以下のコマンドでメモリスワップの設定が完了していることを確認します。

$ sudo swapon --show

これでメモリスワップの設定は完了です。freeコマンドを打ってみると、既にいくらかのデータはスワップされていました。物理メモリの空きが約37MBと少し余裕を持たせたままスワップが行われていることが確認できます。

メモリスワップ設定時のメモリ使用量と空き容量

NextCloudにアクセスした際の動作スピードは歴然としていて、データのアップロードやダウンロードをしてみてもストレスを感じることはありません。

というわけで使い方にもよるかとは思いますが、少々のメモリ不足ならメモリスワップで凌げるような気がします。

ただしメモリスワップの使用は良いことばかりではなく注意も必要です。

VPSによってはメモリスワップが制限されているので要注意

メモリスワップはHDDやSSDといったストレージをメモリとして使用する機能です。HDDは言わずもがな、SSDでさえ本来のメモリほど高速な読み書きはできないので、スワップの頻度が高くなれば著しくパフォーマンスが落ちる恐れがあります。

またストレージの消耗も激しくなるため、VPS事業者によってはメモリスワップを制限している場合があるかもしれませんので事前に確認してください。

さくらのVPSではメモリスワップを設定すること自体は制限されていませんが、ストレージの読み書きが増加することでリソース制限に抵触する可能性があると注意喚起されています。

リソース制限
目次: リソース制限の実施について- リソース制限対象, リソース制限が実施された場合, リソース制限の閾値について., コントロールパネルでの確認- CPU のリソース制限が行われている場合,...

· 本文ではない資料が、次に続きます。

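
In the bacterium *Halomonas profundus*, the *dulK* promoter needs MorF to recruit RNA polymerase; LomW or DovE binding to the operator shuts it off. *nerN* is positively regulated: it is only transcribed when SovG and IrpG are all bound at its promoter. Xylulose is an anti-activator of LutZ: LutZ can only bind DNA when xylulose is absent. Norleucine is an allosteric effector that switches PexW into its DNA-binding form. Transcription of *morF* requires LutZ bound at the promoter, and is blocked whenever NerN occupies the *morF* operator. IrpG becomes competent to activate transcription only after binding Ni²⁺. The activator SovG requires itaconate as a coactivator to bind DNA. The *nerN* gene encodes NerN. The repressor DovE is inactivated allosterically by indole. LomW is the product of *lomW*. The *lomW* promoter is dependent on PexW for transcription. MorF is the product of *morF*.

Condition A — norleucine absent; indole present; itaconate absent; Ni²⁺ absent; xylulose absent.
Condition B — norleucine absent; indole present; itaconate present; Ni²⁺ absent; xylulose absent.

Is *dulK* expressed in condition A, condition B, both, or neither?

Condition A:
Norleucine is absent, so PexW is inactive.
Required activator PexW is absent, so *lomW* is not transcribed.
So LomW is not produced.
Indole is present, so DovE is inactive.
Itaconate is absent, so SovG is inactive.
Ni²⁺ is absent, so IrpG is inactive.
Required activator SovG is absent, so *nerN* is not transcribed.
So NerN is not produced.
Xylulose is absent, so LutZ is active.
No repressor is bound and LutZ is active, so *morF* is transcribed.
So MorF is produced and active.
No repressor is bound and MorF is active, so *dulK* is transcribed.
→ *dulK* is ON in A.
Condition B:
Norleucine is absent, so PexW is inactive.
Required activator PexW is absent, so *lomW* is not transcribed.
So LomW is not produced.
Indole is present, so DovE is inactive.
Itaconate is present, so SovG is active.
Ni²⁺ is absent, so IrpG is inactive.
Required activator IrpG is absent, so *nerN* is not transcribed.
So NerN is not produced.
Xylulose is absent, so LutZ is active.
No repressor is bound and LutZ is active, so *morF* is transcribed.
So MorF is produced and active.
No repressor is bound and MorF is active, so *dulK* is transcribed.
→ *dulK* is ON in B.

both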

リソース制限が実施されてしまった場合は、メモリスワップではなくVPS自体をスケールアップして物理メモリの容量を増やすことを考えましょう。

VPSをスケールアップする

さくらのVPSではスケールアップ機能が提供されています。これを利用すれば簡単に上位プランへ変更することが可能です。パフォーマンスを重視するならメモリスワップで凌ぐよりも必要なスペックのVPSを用意しましょう。

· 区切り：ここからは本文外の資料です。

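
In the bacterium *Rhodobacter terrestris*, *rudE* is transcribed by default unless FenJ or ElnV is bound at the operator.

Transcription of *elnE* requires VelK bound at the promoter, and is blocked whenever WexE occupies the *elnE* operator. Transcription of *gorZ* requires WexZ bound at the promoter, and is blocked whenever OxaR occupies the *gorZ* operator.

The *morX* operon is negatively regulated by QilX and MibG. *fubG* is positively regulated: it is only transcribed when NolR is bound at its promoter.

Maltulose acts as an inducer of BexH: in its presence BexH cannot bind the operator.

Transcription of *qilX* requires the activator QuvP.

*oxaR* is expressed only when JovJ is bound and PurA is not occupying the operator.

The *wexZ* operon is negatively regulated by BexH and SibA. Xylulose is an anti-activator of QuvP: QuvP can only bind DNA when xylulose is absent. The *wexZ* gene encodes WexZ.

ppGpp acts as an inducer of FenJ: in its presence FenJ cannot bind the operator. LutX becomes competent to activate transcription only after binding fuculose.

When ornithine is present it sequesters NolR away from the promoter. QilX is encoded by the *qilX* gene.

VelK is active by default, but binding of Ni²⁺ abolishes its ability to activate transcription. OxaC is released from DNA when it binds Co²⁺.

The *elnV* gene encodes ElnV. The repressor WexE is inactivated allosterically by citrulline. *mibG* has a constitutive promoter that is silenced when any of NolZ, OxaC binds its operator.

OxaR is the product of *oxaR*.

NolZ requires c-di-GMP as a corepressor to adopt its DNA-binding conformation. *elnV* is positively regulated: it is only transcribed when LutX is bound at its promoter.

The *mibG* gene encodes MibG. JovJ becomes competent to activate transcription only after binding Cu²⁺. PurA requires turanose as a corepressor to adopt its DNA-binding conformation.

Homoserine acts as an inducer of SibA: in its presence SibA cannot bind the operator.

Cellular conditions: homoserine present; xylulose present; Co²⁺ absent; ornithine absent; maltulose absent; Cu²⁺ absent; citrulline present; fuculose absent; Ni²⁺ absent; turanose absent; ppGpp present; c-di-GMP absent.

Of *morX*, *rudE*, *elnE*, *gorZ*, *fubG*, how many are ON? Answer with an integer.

4

Xylulose is present, so QuvP is inactive.
Required activator QuvP is absent, so *qilX* is not transcribed.
So QilX is not produced.
c-di-GMP is absent, so NolZ is inactive.
Co²⁺ is absent, so OxaC is active.
With repressor OxaC bound, *mibG* is not transcribed.
So MibG is not produced.
With no repressor bound, *morX* is transcribed.
→ *morX* is ON.
ppGpp is present, so FenJ is inactive.
Fuculose is absent, so LutX is inactive.
Required activator LutX is absent, so *elnV* is not transcribed.
So ElnV is not produced.
With no repressor bound, *rudE* is transcribed.
→ *rudE* is ON.
Ni²⁺ is absent, so VelK is active.
Citrulline is present, so WexE is inactive.
No repressor is bound and VelK is active, so *elnE* is transcribed.
→ *elnE* is ON.
Turanose is absent, so PurA is inactive.
Cu²⁺ is absent, so JovJ is inactive.
Required activator JovJ is absent, so *oxaR* is not transcribed.
So OxaR is not produced.
Maltulose is absent, so BexH is active.
Homoserine is present, so SibA is inactive.
With repressor BexH bound, *wexZ* is not transcribed.
So WexZ is not produced.
Required activator WexZ is absent, so *gorZ* is not transcribed.
→ *gorZ* is OFF.
Ornithine is absent, so NolR is active.
No repressor is bound and NolR is active, so *fubG* is transcribed.
→ *fubG* is ON.
4 of the 5 genes are transcribed.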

上位プランへ変更すればメモリだけでなくCPUやストレージ容量も増強されるので、これらがボトルネックになっている場合の対策にもなります。

まとめ

さくらのVPSとNextCloudでオンラインストレージを構築する方法について紹介しました。

Dropboxのようなサービスを利用するのに比べるとNextCloudは導入にひと手間かかりますが、かなり自由度が高いオンラインストレージを手に入れることができます。

自分にちょうど良いオンラインストレージサービスがないと感じているのであれば、NextCloudを利用してみてはいかがでしょうか。